Moylan Legislation Punishing Imposters Claiming Military Benefits Passes Committee

“Our veterans and active military members sacrifice a huge part of their lives for their country and this entitles them to some well-earned benefits,” Moylan said. “We have to make sure we aren’t letting imposters get credit for something they never did and that benefits are going to the true heroes who deserve them.”

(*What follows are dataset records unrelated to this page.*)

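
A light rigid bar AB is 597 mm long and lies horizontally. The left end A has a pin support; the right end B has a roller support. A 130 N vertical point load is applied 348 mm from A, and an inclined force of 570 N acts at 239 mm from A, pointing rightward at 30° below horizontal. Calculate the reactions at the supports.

Taking moments about A: B_y·597 − 130·348 − 570·sin30°·239 = 0 → B_y = 113355/597 = 189.874 ≈ 189.9 N.
ΣF_y = 0: A_y + 189.874 − 130 − 570·sin30° = 0 → A_y = 225.1 N.
ΣF_x = 0: A_x + 570·cos30° = 0 → A_x = -493.6 N.

A_x = -493.6 N, A_y = 225.1 N, B_y = 189.9 N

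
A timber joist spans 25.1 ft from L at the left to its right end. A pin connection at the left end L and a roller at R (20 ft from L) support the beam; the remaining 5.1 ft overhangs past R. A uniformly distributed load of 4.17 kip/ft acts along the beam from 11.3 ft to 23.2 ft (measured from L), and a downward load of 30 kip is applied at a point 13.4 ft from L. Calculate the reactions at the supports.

Resultant of the distributed load: 4.17 × 11.9 = 49.623 kip at 17.25 ft from L.
Taking moments about L: R_y·20 − (4.17·11.9)·17.25 − 30·13.4 = 0 → R_y = 1257.99675/20 = 62.8998 ≈ 62.90 kip.
ΣF_y = 0: L_y + 62.8998 − 4.17·11.9 − 30 = 0 → L_y = 16.72 kip.
ΣF_x = 0: no horizontal applied forces, so L_x = 0.

L_x = 0, L_y = 16.72 kip, R_y = 62.90 kip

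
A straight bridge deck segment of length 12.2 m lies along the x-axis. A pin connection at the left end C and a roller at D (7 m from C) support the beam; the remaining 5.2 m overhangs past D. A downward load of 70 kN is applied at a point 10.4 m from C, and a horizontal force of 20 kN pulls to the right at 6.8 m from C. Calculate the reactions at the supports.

C_x = -20.00 kN, C_y = -34.00 kN, D_y = 104.0 kN

ΣM about C: D_y·7 − 70·10.4 = 0 → D_y = 728/7 = 104.0 kN.
ΣF_y = 0: C_y + 104 − 70 = 0 → C_y = -34.00 kN.
ΣF_x = 0: C_x + 20 = 0 → C_x = -20.00 kN.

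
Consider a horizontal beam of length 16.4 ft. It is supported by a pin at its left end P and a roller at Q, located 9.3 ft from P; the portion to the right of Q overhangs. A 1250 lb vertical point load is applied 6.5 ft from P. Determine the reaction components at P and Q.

ΣM about P: Q_y·9.3 − 1250·6.5 = 0 → Q_y = 8125/9.3 = 873.656 ≈ 873.7 lb.
ΣF_y = 0: P_y + 873.656 − 1250 = 0 → P_y = 376.3 lb.
ΣF_x = 0: no horizontal applied forces, so P_x = 0.

P_x = 0, P_y = 376.3 lb, Q_y = 873.7 lb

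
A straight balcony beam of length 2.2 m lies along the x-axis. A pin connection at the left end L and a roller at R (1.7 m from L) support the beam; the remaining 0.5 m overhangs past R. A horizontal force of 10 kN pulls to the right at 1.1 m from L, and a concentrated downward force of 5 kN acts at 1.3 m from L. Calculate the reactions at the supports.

Moments about L: R_y·1.7 − 5·1.3 = 0 → R_y = 6.5/1.7 = 3.82353 ≈ 3.824 kN.
ΣF_y = 0: L_y + 3.82353 − 5 = 0 → L_y = 1.176 kN.
ΣF_x = 0: L_x + 10 = 0 → L_x = -10.00 kN.

L_x = -10.00 kN, L_y = 1.176 kN, R_y = 3.824 kN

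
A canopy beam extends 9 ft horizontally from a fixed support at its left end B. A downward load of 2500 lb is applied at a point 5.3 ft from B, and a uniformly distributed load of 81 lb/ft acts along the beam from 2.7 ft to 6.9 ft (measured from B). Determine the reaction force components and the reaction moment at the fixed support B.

B_x = 0, B_y = 2840 lb, M_B = 14880 lb·ft

Resultant of the distributed load: 81 × 4.2 = 340.2 lb at 4.8 ft from B.
ΣF_x = 0: B_x = 0.
ΣF_y = 0: B_y − 2500 − 81·4.2 = 0 → B_y = 2840 lb.
ΣM about B: M_B − 2500·5.3 − (81·4.2)·4.8 = 0 → M_B = 14880 lb·ft.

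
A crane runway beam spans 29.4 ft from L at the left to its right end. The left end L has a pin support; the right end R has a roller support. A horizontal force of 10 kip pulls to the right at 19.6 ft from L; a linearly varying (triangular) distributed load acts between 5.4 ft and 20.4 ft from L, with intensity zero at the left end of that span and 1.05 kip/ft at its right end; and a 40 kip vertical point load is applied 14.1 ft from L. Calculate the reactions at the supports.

L_x = -10.00 kip, L_y = 24.57 kip, R_y = 23.31 kip

Resultant of the triangular load: ½ × 1.05 × 15 = 7.875 kip, acting at 15.4 ft from L (one-third of the span from the peak).
ΣM about L: R_y·29.4 − (½·1.05·15)·15.4 − 40·14.1 = 0 → R_y = 685.275/29.4 = 23.3087 ≈ 23.31 kip.
ΣF_y = 0: L_y + 23.3087 − ½·1.05·15 − 40 = 0 → L_y = 24.57 kip.
ΣF_x = 0: L_x + 10 = 0 → L_x = -10.00 kip.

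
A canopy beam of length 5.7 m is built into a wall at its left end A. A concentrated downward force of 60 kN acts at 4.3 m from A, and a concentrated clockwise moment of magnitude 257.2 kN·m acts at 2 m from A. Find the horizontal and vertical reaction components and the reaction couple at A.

ΣF_x = 0: A_x = 0.
ΣF_y = 0: A_y − 60 = 0 → A_y = 60.00 kN.
ΣM about A: M_A − 60·4.3 − 257.2 = 0 → M_A = 515.2 kN·m.

A_x = 0, A_y = 60.00 kN, M_A = 515.2 kN·m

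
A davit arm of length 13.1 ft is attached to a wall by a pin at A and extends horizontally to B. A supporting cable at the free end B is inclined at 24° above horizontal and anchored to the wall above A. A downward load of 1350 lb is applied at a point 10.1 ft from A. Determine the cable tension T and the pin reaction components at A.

T = 2559 lb, A_x = 2338 lb, A_y = 309.2 lb

ΣM about A: T·sin24°·13.1 − 1350·10.1 = 0 → T = 13635/(13.1·0.406737) = 2559 lb.
ΣF_x = 0: A_x − T·cos24° = 0 → A_x = 2559 × 0.913545 = 2338 lb.
ΣF_y = 0: A_y + T·sin24° − 1350 = 0 → A_y = 1350 − 2559 × 0.406737 = 309.2 lb.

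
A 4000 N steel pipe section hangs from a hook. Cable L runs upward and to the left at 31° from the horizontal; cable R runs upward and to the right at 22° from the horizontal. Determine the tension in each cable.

T_L = 4644 N, T_R = 4293 N

ΣF_x = 0: −T_L·cos31° + T_R·cos22° = 0 → T_R = 0.924485·T_L.
ΣF_y = 0: T_L·sin31° + T_R·sin22° = 4000.
Substitute: T_L·(0.515038 + 0.924485·0.374607) = 4000 → T_L = 4643.84 ≈ 4644 N.
Then T_R = 0.924485 × 4643.84 = 4293 N.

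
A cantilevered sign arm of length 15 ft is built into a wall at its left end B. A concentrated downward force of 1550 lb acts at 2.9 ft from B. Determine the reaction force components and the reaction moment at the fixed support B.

B_x = 0, B_y = 1550 lb, M_B = 4495 lb·ft

ΣF_x = 0: B_x = 0.
ΣF_y = 0: B_y − 1550 = 0 → B_y = 1550 lb.
ΣM about B: M_B − 1550·2.9 = 0 → M_B = 4495 lb·ft.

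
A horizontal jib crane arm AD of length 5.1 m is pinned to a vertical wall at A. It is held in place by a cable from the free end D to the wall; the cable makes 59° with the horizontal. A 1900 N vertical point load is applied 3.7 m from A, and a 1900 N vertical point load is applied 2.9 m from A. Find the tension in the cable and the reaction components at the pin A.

T = 2869 N, A_x = 1477 N, A_y = 1341 N

ΣM about A: T·sin59°·5.1 − 1900·3.7 − 1900·2.9 = 0 → T = 12540/(5.1·0.857167) = 2868.55 ≈ 2869 N.
ΣF_x = 0: A_x − T·cos59° = 0 → A_x = 2868.55 × 0.515038 = 1477 N.
ΣF_y = 0: A_y + T·sin59° − 1900 − 1900 = 0 → A_y = 3800 − 2868.55 × 0.857167 = 1341 N.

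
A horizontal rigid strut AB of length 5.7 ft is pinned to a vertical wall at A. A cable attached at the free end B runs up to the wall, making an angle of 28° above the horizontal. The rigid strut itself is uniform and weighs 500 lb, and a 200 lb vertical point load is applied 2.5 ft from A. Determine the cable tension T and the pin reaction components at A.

ΣM about A: T·sin28°·5.7 − 500·2.85 − 200·2.5 = 0 → T = 1925/(5.7·0.469472) = 719.36 ≈ 719.4 lb.
ΣF_x = 0: A_x − T·cos28° = 0 → A_x = 719.36 × 0.882948 = 635.2 lb.
ΣF_y = 0: A_y + T·sin28° − 500 − 200 = 0 → A_y = 700 − 719.36 × 0.469472 = 362.3 lb.

T = 719.4 lb, A_x = 635.2 lb, A_y = 362.3 lb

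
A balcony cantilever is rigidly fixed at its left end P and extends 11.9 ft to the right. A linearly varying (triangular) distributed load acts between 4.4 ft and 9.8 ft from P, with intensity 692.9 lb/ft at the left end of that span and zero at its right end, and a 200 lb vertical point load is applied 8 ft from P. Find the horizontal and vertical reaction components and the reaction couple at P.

Resultant of the triangular load: ½ × 692.9 × 5.4 = 1870.83 lb, acting at 6.2 ft from P (one-third of the span from the peak).
ΣF_x = 0: P_x = 0.
ΣF_y = 0: P_y − ½·692.9·5.4 − 200 = 0 → P_y = 2071 lb.
ΣM about P: M_P − (½·692.9·5.4)·6.2 − 200·8 = 0 → M_P = 13200 lb·ft.

P_x = 0, P_y = 2071 lb, M_P = 13200 lb·ft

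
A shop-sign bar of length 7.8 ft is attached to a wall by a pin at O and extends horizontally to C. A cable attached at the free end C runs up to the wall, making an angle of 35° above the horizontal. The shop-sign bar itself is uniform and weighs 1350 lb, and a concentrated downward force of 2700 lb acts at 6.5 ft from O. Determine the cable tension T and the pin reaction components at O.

ΣM about O: T·sin35°·7.8 − 1350·3.9 − 2700·6.5 = 0 → T = 22815/(7.8·0.573576) = 5099.59 ≈ 5100 lb.
ΣF_x = 0: O_x − T·cos35° = 0 → O_x = 5099.59 × 0.819152 = 4177 lb.
ΣF_y = 0: O_y + T·sin35° − 1350 − 2700 = 0 → O_y = 4050 − 5099.59 × 0.573576 = 1125 lb.

T = 5100 lb, O_x = 4177 lb, O_y = 1125 lb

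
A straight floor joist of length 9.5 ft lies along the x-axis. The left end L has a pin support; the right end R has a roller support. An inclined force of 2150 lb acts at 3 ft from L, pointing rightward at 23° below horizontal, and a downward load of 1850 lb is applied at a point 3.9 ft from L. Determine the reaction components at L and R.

L_x = -1979 lb, L_y = 1665 lb, R_y = 1025 lb

Moments about L: R_y·9.5 − 2150·sin23°·3 − 1850·3.9 = 0 → R_y = 9735.22/9.5 = 1024.76 ≈ 1025 lb.
ΣF_y = 0: L_y + 1024.76 − 2150·sin23° − 1850 = 0 → L_y = 1665 lb.
ΣF_x = 0: L_x + 2150·cos23° = 0 → L_x = -1979 lb.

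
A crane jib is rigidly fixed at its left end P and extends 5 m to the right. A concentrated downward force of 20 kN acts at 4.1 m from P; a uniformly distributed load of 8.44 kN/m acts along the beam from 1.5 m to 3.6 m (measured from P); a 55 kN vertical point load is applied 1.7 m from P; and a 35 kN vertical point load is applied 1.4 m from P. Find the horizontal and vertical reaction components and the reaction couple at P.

P_x = 0, P_y = 127.7 kN, M_P = 269.7 kN·m

Resultant of the distributed load: 8.44 × 2.1 = 17.724 kN at 2.55 m from P.
ΣF_x = 0: P_x = 0.
ΣF_y = 0: P_y − 20 − 8.44·2.1 − 55 − 35 = 0 → P_y = 127.7 kN.
ΣM about P: M_P − 20·4.1 − (8.44·2.1)·2.55 − 55·1.7 − 35·1.4 = 0 → M_P = 269.7 kN·m.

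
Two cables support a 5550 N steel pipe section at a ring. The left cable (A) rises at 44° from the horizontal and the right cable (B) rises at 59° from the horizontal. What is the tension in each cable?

ΣF_x = 0: −T_A·cos44° + T_B·cos59° = 0 → T_B = 1.39667·T_A.
ΣF_y = 0: T_A·sin44° + T_B·sin59° = 5550.
Substitute: T_A·(0.694658 + 1.39667·0.857167) = 5550 → T_A = 2933.66 ≈ 2934 N.
Then T_B = 1.39667 × 2933.66 = 4097 N.

T_A = 2934 N, T_B = 4097 N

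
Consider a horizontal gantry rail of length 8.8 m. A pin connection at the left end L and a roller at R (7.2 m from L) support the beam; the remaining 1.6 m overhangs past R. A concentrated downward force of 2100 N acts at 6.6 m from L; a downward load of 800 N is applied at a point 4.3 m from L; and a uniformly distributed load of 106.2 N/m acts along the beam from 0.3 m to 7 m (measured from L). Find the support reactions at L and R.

Resultant of the distributed load: 106.2 × 6.7 = 711.54 N at 3.65 m from L.
ΣM about L: R_y·7.2 − 2100·6.6 − 800·4.3 − (106.2·6.7)·3.65 = 0 → R_y = 19897.121/7.2 = 2763.49 ≈ 2763 N.
ΣF_y = 0: L_y + 2763.49 − 2100 − 800 − 106.2·6.7 = 0 → L_y = 848.1 N.
ΣF_x = 0: no horizontal applied forces, so L_x = 0.

L_x = 0, L_y = 848.1 N, R_y = 2763 N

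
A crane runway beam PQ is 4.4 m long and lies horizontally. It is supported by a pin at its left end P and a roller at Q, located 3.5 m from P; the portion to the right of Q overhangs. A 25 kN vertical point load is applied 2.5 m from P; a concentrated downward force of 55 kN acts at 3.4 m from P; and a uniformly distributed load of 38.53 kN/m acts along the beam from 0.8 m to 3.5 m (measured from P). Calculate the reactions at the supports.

Resultant of the distributed load: 38.53 × 2.7 = 104.031 kN at 2.15 m from P.
Taking moments about P: Q_y·3.5 − 25·2.5 − 55·3.4 − (38.53·2.7)·2.15 = 0 → Q_y = 473.16665/3.5 = 135.19 ≈ 135.2 kN.
ΣF_y = 0: P_y + 135.19 − 25 − 55 − 38.53·2.7 = 0 → P_y = 48.84 kN.
ΣF_x = 0: no horizontal applied forces, so P_x = 0.

P_x = 0, P_y = 48.84 kN, Q_y = 135.2 kN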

Moylan’s legislation, Senate Bill 2167, defines the new offense as occurring when someone obtains money, property, or other benefits by falsely representing him or herself as an active-duty service member or veteran. The bill establishes the penalty as a fine of at least $100. Currently, no such offense exists. Similar offenses, such as false personation, are in place and are designed to curtail people from misrepresenting themselves as public officials for monetary gain. This bill expands the definition to cover those falsely representing themselves as former or current military members.

It is against federal law to falsely claim in an attempt to gain benefits that one has received certain honors or badges from military service, but it is not a federal offense to falsely claim that one simply served in the military.

This bill was brought to the attention of lawmakers after a veteran detailed an account of witnessing a person pose as a veteran in order to sign up for veteran’s benefits.

“The brave men and women who have earned benefits for their selfless sacrifice should not have those benefits robbed by frauds,” Moylan said. “Given the sacrifices military members make when serving our country, our veterans deserve laws that protect their record of service and prevent imposters from claiming benefits they never earned.